Chancellor of the Exchequer Gordon Brown and Secretary of State for Trade and Industry Patricia Hewitt today called on the EU to lead progress in removing barriers to trade, and set out the full costs of current protectionism.
In a paper launched today, ‘Trade and the Global Economy: the role of international trade in productivity, economic reform and growth’, the Treasury and DTI estimated that the world economy is losing $500 billion of income each year as a result of continuing barriers to trade. Welcoming Commissioner Lamy’s recent proposals to put all EU export subsidies on the table for negotiation, Gordon Brown and Patricia Hewitt called on the Commission to go further. The EU should agree to significant further agricultural reform so that border protection is substantially reduced and export subsidies are no longer an issue for world trade by 2010 and to reduce all agricultural tariff peaks towards the maximum level for non-agricultural products.
The paper highlights the waste of the Common Agricultural Policy (CAP), which costs taxpayers within Europe 50 billion Euros per year, plus a further 50 billion Euros in artificially high food prices, the equivalent of over £800 every year for an average family of four. Whilst locking developing countries out of the international trading system, the CAP also fails to deliver on its core objectives, as EU farm incomes continue their steady relative decline and Europe’s poorest households face higher food prices.
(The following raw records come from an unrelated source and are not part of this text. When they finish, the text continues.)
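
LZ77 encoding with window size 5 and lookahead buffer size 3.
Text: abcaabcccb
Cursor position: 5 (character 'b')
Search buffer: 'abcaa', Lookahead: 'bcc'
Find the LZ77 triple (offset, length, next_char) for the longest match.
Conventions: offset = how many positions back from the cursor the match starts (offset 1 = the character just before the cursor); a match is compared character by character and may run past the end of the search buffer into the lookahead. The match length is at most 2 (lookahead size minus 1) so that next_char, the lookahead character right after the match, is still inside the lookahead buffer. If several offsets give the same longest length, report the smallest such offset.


Try each offset into the search buffer:
  offset=1 (pos 4, char 'a'): match length 0
  offset=2 (pos 3, char 'a'): match length 0
  offset=3 (pos 2, char 'c'): match length 0
  offset=4 (pos 1, char 'b'): match length 2
  offset=5 (pos 0, char 'a'): match length 0
Longest match has length 2 at offset 4.
next_char = character at position 5 + 2 = 7 -> 'c'

Best match: offset=4, length=2 (matching 'bc' starting at position 1)
LZ77 triple: (4, 2, 'c')


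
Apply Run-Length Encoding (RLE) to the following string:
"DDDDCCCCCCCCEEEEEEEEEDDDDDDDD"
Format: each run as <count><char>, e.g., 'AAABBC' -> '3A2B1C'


Scanning runs left to right:
  i=0: run of 'D' x 4 -> '4D'
  i=4: run of 'C' x 8 -> '8C'
  i=12: run of 'E' x 9 -> '9E'
  i=21: run of 'D' x 8 -> '8D'

RLE = 4D8C9E8D


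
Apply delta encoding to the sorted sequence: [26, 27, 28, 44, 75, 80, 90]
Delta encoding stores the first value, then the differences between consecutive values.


First value: 26
Deltas:
  27 - 26 = 1
  28 - 27 = 1
  44 - 28 = 16
  75 - 44 = 31
  80 - 75 = 5
  90 - 80 = 10


Delta encoded: [26, 1, 1, 16, 31, 5, 10]


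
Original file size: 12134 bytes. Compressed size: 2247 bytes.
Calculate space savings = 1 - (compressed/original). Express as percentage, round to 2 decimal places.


ratio = compressed/original = 2247/12134 = 0.185182
savings = 1 - ratio = 1 - 0.185182 = 0.814818
as a percentage: 0.814818 * 100 = 81.48%

Space savings = 1 - 2247/12134 = 81.48%


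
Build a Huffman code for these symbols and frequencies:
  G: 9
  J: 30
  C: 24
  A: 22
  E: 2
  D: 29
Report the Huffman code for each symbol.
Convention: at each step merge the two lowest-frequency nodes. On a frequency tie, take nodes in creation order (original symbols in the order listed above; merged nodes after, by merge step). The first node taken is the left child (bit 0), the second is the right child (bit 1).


Huffman tree construction:
Step 1: Merge E(2) + G(9) = 11
Step 2: Merge (E+G)(11) + A(22) = 33
Step 3: Merge C(24) + D(29) = 53
Step 4: Merge J(30) + ((E+G)+A)(33) = 63
Step 5: Merge (C+D)(53) + (J+((E+G)+A))(63) = 116
Read each symbol's code off the tree from the root (left child = 0, right child = 1).

Codes:
  G: 1101 (length 4)
  J: 10 (length 2)
  C: 00 (length 2)
  A: 111 (length 3)
  E: 1100 (length 4)
  D: 01 (length 2)
Average code length: 276/116 = 2.3793 bits/symbol


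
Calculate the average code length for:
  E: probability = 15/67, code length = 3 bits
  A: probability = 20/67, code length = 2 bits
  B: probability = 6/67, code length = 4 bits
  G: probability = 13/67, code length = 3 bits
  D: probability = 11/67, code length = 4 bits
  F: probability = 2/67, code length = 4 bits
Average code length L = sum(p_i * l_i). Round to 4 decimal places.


Weighted contributions p_i * l_i:
  E: (15/67) * 3 = 45/67
  A: (20/67) * 2 = 40/67
  B: (6/67) * 4 = 24/67
  G: (13/67) * 3 = 39/67
  D: (11/67) * 4 = 44/67
  F: (2/67) * 4 = 8/67
Sum = (45 + 40 + 24 + 39 + 44 + 8)/67 = 200/67

L = 200/67 = 2.9851 bits/symbol


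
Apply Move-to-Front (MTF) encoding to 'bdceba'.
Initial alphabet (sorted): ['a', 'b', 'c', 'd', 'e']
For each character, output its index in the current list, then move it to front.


MTF encoding:
'b': index 1 in ['a', 'b', 'c', 'd', 'e'] -> ['b', 'a', 'c', 'd', 'e']
'd': index 3 in ['b', 'a', 'c', 'd', 'e'] -> ['d', 'b', 'a', 'c', 'e']
'c': index 3 in ['d', 'b', 'a', 'c', 'e'] -> ['c', 'd', 'b', 'a', 'e']
'e': index 4 in ['c', 'd', 'b', 'a', 'e'] -> ['e', 'c', 'd', 'b', 'a']
'b': index 3 in ['e', 'c', 'd', 'b', 'a'] -> ['b', 'e', 'c', 'd', 'a']
'a': index 4 in ['b', 'e', 'c', 'd', 'a'] -> ['a', 'b', 'e', 'c', 'd']


Output: [1, 3, 3, 4, 3, 4]


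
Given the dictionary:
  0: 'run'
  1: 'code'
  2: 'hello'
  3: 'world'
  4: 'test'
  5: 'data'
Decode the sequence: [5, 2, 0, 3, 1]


Look up each index in the dictionary:
  5 -> 'data'
  2 -> 'hello'
  0 -> 'run'
  3 -> 'world'
  1 -> 'code'

Decoded: "data hello run world code"


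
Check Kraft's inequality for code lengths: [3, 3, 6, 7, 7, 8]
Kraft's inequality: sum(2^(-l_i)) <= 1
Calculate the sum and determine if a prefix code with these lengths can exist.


Sum = 2^(-3) + 2^(-3) + 2^(-6) + 2^(-7) + 2^(-7) + 2^(-8)
    = 0.125 + 0.125 + 0.015625 + 0.0078125 + 0.0078125 + 0.00390625
    = 73/256 = 0.28515625
Since 0.28515625 <= 1, Kraft's inequality IS satisfied.
A prefix code with these lengths CAN exist.

Kraft sum = 0.28515625. Satisfied.


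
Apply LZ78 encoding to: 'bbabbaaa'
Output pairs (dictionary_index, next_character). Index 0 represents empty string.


LZ78 encoding steps:
Dictionary: {0: ''}
Step 1: w='' (idx 0), next='b' -> output (0, 'b'), add 'b' as idx 1
Step 2: w='b' (idx 1), next='a' -> output (1, 'a'), add 'ba' as idx 2
Step 3: w='b' (idx 1), next='b' -> output (1, 'b'), add 'bb' as idx 3
Step 4: w='' (idx 0), next='a' -> output (0, 'a'), add 'a' as idx 4
Step 5: w='a' (idx 4), next='a' -> output (4, 'a'), add 'aa' as idx 5


Encoded: [(0, 'b'), (1, 'a'), (1, 'b'), (0, 'a'), (4, 'a')]


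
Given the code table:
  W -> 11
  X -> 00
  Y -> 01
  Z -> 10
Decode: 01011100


Decoding:
01 -> Y
01 -> Y
11 -> W
00 -> X


Result: YYWX


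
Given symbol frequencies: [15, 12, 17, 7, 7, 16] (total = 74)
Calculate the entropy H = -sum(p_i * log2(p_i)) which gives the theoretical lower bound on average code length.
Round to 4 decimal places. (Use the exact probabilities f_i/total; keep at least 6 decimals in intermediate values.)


Per-symbol terms -p_i * log2(p_i) with p_i = f_i/74:
  p = 15/74 = 0.202703: log2(p) = -2.302563, -p*log2(p) = 0.466736
  p = 12/74 = 0.162162: log2(p) = -2.624491, -p*log2(p) = 0.425593
  p = 17/74 = 0.229730: log2(p) = -2.121991, -p*log2(p) = 0.487484
  p = 7/74 = 0.094595: log2(p) = -3.402098, -p*log2(p) = 0.321820
  p = 7/74 = 0.094595: log2(p) = -3.402098, -p*log2(p) = 0.321820
  p = 16/74 = 0.216216: log2(p) = -2.209453, -p*log2(p) = 0.477720
H = 0.466736 + 0.425593 + 0.487484 + 0.321820 + 0.321820 + 0.477720 = 2.501173

H = 2.5012 bits/symbol


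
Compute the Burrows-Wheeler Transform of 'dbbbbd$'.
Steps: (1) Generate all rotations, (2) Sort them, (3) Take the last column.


Rotations (sorted):
  0: $dbbbbd -> last char: d
  1: bbbbd$d -> last char: d
  2: bbbd$db -> last char: b
  3: bbd$dbb -> last char: b
  4: bd$dbbb -> last char: b
  5: d$dbbbb -> last char: b
  6: dbbbbd$ -> last char: $


BWT = ddbbbb$


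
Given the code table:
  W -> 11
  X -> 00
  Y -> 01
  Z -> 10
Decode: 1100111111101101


Decoding:
11 -> W
00 -> X
11 -> W
11 -> W
11 -> W
10 -> Z
11 -> W
01 -> Y


Result: WXWWWZWY


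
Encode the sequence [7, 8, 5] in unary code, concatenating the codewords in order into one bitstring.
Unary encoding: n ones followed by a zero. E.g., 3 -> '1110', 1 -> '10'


Encode each number as n ones followed by a terminating 0:
  7 -> 11111110 (8 bits)
  8 -> 111111110 (9 bits)
  5 -> 111110 (6 bits)
Total length = 8 + 9 + 6 = 23 bits.

Unary([7, 8, 5]) = 11111110111111110111110 (23 bits)


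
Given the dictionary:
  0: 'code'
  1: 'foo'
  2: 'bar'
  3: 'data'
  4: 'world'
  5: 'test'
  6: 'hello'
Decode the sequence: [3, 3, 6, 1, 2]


Look up each index in the dictionary:
  3 -> 'data'
  3 -> 'data'
  6 -> 'hello'
  1 -> 'foo'
  2 -> 'bar'

Decoded: "data data hello foo bar"


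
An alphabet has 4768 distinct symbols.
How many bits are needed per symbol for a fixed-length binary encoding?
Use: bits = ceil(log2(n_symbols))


log2(4768) = 12.2192
Bracket: 2^12 = 4096 < 4768 <= 2^13 = 8192
So ceil(log2(4768)) = 13

bits = ceil(log2(4768)) = ceil(12.2192) = 13 bits


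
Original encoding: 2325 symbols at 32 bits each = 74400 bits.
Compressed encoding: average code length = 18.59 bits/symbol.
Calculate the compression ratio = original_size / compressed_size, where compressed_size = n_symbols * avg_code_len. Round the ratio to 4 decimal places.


original_size = n_symbols * orig_bits = 2325 * 32 = 74400 bits
compressed_size = n_symbols * avg_code_len = 2325 * 18.59 = 43221.75 bits
ratio = original_size / compressed_size = 74400 / 43221.75 = 1.7214

Compression ratio = 1.7214


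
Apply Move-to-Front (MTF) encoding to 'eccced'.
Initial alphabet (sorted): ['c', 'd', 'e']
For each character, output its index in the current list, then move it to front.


MTF encoding:
'e': index 2 in ['c', 'd', 'e'] -> ['e', 'c', 'd']
'c': index 1 in ['e', 'c', 'd'] -> ['c', 'e', 'd']
'c': index 0 in ['c', 'e', 'd'] -> ['c', 'e', 'd']
'c': index 0 in ['c', 'e', 'd'] -> ['c', 'e', 'd']
'e': index 1 in ['c', 'e', 'd'] -> ['e', 'c', 'd']
'd': index 2 in ['e', 'c', 'd'] -> ['d', 'e', 'c']


Output: [2, 1, 0, 0, 1, 2]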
Gordon Brown said he would make clear at this weekend’s G7 talks in New York that continued protectionism risks putting global economic recovery at risk whilst jeopardising the growth prospects of many poorer countries:
“We cannot proclaim ourselves supporters of development while preventing developing countries from selling us the products they can produce most efficiently. Protection is highest in agriculture and labour intensive goods – precisely those areas in which developing countries are most competitive. Reducing barriers to trade in agriculture could benefit developing countries by $240 billion a year – more than three times as much as current annual aid flows.”
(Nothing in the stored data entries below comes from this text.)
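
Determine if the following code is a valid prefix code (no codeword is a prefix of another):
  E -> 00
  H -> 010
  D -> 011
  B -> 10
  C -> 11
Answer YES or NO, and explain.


Checking each pair (does one codeword prefix another?):
  E='00' vs H='010': no prefix
  E='00' vs D='011': no prefix
  E='00' vs B='10': no prefix
  E='00' vs C='11': no prefix
  H='010' vs E='00': no prefix
  H='010' vs D='011': no prefix
  H='010' vs B='10': no prefix
  H='010' vs C='11': no prefix
  D='011' vs E='00': no prefix
  D='011' vs H='010': no prefix
  D='011' vs B='10': no prefix
  D='011' vs C='11': no prefix
  B='10' vs E='00': no prefix
  B='10' vs H='010': no prefix
  B='10' vs D='011': no prefix
  B='10' vs C='11': no prefix
  C='11' vs E='00': no prefix
  C='11' vs H='010': no prefix
  C='11' vs D='011': no prefix
  C='11' vs B='10': no prefix
No violation found over all pairs.

YES -- this is a valid prefix code. No codeword is a prefix of any other codeword.


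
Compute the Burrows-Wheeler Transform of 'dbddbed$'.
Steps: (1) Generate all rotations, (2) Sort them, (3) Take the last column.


Rotations (sorted):
  0: $dbddbed -> last char: d
  1: bddbed$d -> last char: d
  2: bed$dbdd -> last char: d
  3: d$dbddbe -> last char: e
  4: dbddbed$ -> last char: $
  5: dbed$dbd -> last char: d
  6: ddbed$db -> last char: b
  7: ed$dbddb -> last char: b


BWT = ddde$dbb


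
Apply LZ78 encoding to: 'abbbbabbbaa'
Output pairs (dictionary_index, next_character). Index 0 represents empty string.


LZ78 encoding steps:
Dictionary: {0: ''}
Step 1: w='' (idx 0), next='a' -> output (0, 'a'), add 'a' as idx 1
Step 2: w='' (idx 0), next='b' -> output (0, 'b'), add 'b' as idx 2
Step 3: w='b' (idx 2), next='b' -> output (2, 'b'), add 'bb' as idx 3
Step 4: w='b' (idx 2), next='a' -> output (2, 'a'), add 'ba' as idx 4
Step 5: w='bb' (idx 3), next='b' -> output (3, 'b'), add 'bbb' as idx 5
Step 6: w='a' (idx 1), next='a' -> output (1, 'a'), add 'aa' as idx 6


Encoded: [(0, 'a'), (0, 'b'), (2, 'b'), (2, 'a'), (3, 'b'), (1, 'a')]


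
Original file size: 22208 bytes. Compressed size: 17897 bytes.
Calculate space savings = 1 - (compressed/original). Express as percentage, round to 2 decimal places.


ratio = compressed/original = 17897/22208 = 0.805881
savings = 1 - ratio = 1 - 0.805881 = 0.194119
as a percentage: 0.194119 * 100 = 19.41%

Space savings = 1 - 17897/22208 = 19.41%


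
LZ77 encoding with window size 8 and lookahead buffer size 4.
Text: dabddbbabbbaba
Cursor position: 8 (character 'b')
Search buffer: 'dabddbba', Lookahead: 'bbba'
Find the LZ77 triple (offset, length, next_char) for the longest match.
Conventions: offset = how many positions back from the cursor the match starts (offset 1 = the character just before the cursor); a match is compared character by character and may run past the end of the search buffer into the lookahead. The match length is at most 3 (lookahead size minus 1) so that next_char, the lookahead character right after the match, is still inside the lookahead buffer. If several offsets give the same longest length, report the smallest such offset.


Try each offset into the search buffer:
  offset=1 (pos 7, char 'a'): match length 0
  offset=2 (pos 6, char 'b'): match length 1
  offset=3 (pos 5, char 'b'): match length 2
  offset=4 (pos 4, char 'd'): match length 0
  offset=5 (pos 3, char 'd'): match length 0
  offset=6 (pos 2, char 'b'): match length 1
  offset=7 (pos 1, char 'a'): match length 0
  offset=8 (pos 0, char 'd'): match length 0
Longest match has length 2 at offset 3.
next_char = character at position 8 + 2 = 10 -> 'b'

Best match: offset=3, length=2 (matching 'bb' starting at position 5)
LZ77 triple: (3, 2, 'b')


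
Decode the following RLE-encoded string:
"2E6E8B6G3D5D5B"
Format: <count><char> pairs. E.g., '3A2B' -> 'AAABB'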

Alongside real progress on reducing agricultural trade barriers in developed countries Gordon Brown and Patricia Hewitt suggested that developing countries need to design their own trade reform in a careful and sequenced way to be integrated into their own development and poverty reduction strategies. They also proposed supporting this by additional aid flows to ease capacity constraints, help capture the benefits of trade and manage change.
Speaking about the potential benefits of removing existing barriers, Patricia Hewitt said:
“We know from our own experience in Europe that countries that trade together also grow together. Following Pascal Lamy’s recent letter to WTO Members, we now have a opportunity to get the Doha Development Agenda back on track. Let’s all redouble our efforts to make the progress we need before this window closes in July.”